Her directions where (obviously) correct and finally the TARDIS was in front of the two, the yellow light from the windows lighting the dark room. River, predictably, ran straight to the chair in the room.

"This was my chair, wasn't it?" She asked softly, while he was in the middle of hugging the TARDIS.

"Pardon?" He released his grip on the TARDIS and turning to face her. She was sat back in the chair, one wrist slotted between the still open cuffs, the other tracing the metal of the closed one. "Why- Why would it be your chair?"

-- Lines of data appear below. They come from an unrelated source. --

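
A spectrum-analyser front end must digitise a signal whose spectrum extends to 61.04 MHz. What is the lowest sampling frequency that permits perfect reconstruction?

122.08 MHz

Nyquist rate = 2 × 61.04 MHz = 122.08 MHz.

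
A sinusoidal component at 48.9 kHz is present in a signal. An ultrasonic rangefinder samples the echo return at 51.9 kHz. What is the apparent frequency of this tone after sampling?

48.9 kHz > fs/2 = 25.95 kHz, folds to fs − 48.9 kHz = 3 kHz.

3 kHz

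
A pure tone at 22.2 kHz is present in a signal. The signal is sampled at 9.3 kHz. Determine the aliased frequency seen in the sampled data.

3.6 kHz

22.2 kHz mod fs = 3.6 kHz.
3.6 kHz ≤ fs/2 = 4.65 kHz, appears at 3.6 kHz.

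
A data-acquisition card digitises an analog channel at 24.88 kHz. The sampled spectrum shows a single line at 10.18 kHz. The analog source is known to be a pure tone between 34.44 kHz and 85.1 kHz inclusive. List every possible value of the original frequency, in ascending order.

35.06 kHz, 39.58 kHz, 59.94 kHz, 64.46 kHz, 84.82 kHz

Frequencies that alias to 10.18 kHz are k·fs ± 10.18 kHz for integer k ≥ 0.
k=0: 10.18 kHz.
k=1: 14.7 kHz, 35.06 kHz.
k=2: 39.58 kHz, 59.94 kHz.
k=3: 64.46 kHz, 84.82 kHz.
k=4: 89.34 kHz, 109.7 kHz.
Within [34.44 kHz, 85.1 kHz]: 35.06 kHz, 39.58 kHz, 59.94 kHz, 64.46 kHz, 84.82 kHz.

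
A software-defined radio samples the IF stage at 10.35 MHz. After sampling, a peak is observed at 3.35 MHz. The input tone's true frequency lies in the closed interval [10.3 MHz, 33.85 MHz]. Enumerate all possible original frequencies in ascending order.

Frequencies that alias to 3.35 MHz are k·fs ± 3.35 MHz for integer k ≥ 0.
k=0: 3.35 MHz.
k=1: 7 MHz, 13.7 MHz.
k=2: 17.35 MHz, 24.05 MHz.
k=3: 27.7 MHz, 34.4 MHz.
k=4: 38.05 MHz, 44.75 MHz.
Within [10.3 MHz, 33.85 MHz]: 13.7 MHz, 17.35 MHz, 24.05 MHz, 27.7 MHz.

13.7 MHz, 17.35 MHz, 24.05 MHz, 27.7 MHz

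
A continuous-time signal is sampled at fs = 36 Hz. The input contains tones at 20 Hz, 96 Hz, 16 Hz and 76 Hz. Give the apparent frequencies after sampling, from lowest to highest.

4 Hz, 12 Hz, 16 Hz

fs/2 = 18 Hz.
20 Hz > fs/2 = 18 Hz, folds to fs − 20 Hz = 16 Hz.
96 Hz mod fs = 24 Hz.
24 Hz > fs/2 = 18 Hz, folds to fs − 24 Hz = 12 Hz.
16 Hz ≤ fs/2 = 18 Hz, passes unchanged.
76 Hz mod fs = 4 Hz.
4 Hz ≤ fs/2 = 18 Hz, appears at 4 Hz.
Distinct values: {4 Hz, 12 Hz, 16 Hz}.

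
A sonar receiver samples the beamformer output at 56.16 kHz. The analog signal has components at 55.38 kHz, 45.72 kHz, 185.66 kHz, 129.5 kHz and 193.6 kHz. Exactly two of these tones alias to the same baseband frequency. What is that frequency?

fs/2 = 28.08 kHz.
55.38 kHz > fs/2 = 28.08 kHz, folds to fs − 55.38 kHz = 0.78 kHz.
45.72 kHz > fs/2 = 28.08 kHz, folds to fs − 45.72 kHz = 10.44 kHz.
185.66 kHz mod fs = 17.18 kHz.
17.18 kHz ≤ fs/2 = 28.08 kHz, appears at 17.18 kHz.
129.5 kHz mod fs = 17.18 kHz.
17.18 kHz ≤ fs/2 = 28.08 kHz, appears at 17.18 kHz.
193.6 kHz mod fs = 25.12 kHz.
25.12 kHz ≤ fs/2 = 28.08 kHz, appears at 25.12 kHz.
129.5 kHz and 185.66 kHz both map to 17.18 kHz.

17.18 kHz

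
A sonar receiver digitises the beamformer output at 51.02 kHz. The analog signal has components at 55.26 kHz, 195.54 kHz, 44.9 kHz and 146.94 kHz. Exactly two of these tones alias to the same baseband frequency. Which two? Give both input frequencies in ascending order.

fs/2 = 25.51 kHz.
55.26 kHz mod fs = 4.24 kHz.
4.24 kHz ≤ fs/2 = 25.51 kHz, appears at 4.24 kHz.
195.54 kHz mod fs = 42.48 kHz.
42.48 kHz > fs/2 = 25.51 kHz, folds to fs − 42.48 kHz = 8.54 kHz.
44.9 kHz > fs/2 = 25.51 kHz, folds to fs − 44.9 kHz = 6.12 kHz.
146.94 kHz mod fs = 44.9 kHz.
44.9 kHz > fs/2 = 25.51 kHz, folds to fs − 44.9 kHz = 6.12 kHz.
44.9 kHz and 146.94 kHz both map to 6.12 kHz.

44.9 kHz, 146.94 kHz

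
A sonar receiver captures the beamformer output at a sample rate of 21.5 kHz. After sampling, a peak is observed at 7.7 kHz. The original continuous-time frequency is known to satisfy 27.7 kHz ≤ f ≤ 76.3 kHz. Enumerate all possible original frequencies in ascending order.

29.2 kHz, 35.3 kHz, 50.7 kHz, 56.8 kHz, 72.2 kHz

Frequencies that alias to 7.7 kHz are k·fs ± 7.7 kHz for integer k ≥ 0.
k=0: 7.7 kHz.
k=1: 13.8 kHz, 29.2 kHz.
k=2: 35.3 kHz, 50.7 kHz.
k=3: 56.8 kHz, 72.2 kHz.
k=4: 78.3 kHz, 93.7 kHz.
Within [27.7 kHz, 76.3 kHz]: 29.2 kHz, 35.3 kHz, 50.7 kHz, 56.8 kHz, 72.2 kHz.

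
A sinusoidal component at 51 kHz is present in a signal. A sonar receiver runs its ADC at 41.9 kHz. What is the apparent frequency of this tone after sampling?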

"The cuff sizes." She stood again, and pulled him over to the chair, avoiding the puddles of blood coating the floor. "Look. The gaps are the same size as my writs, and I told you that it had to be someone small but strong, yes? How do you think I got out of the handcuffs? I pulled them apart. Literally." He watched as she pulled something from the head-rest of the chair. "The hair is a dead give-away." She held a blonde curl between her fingertips.

"Which only leaves one option." She dropped the curl as her hands fell to her hips. "You lied to me."


Soooo... Chapter 6. Gawd!
'A stupid chapter in which nothing much happens' - that's the summery of this one.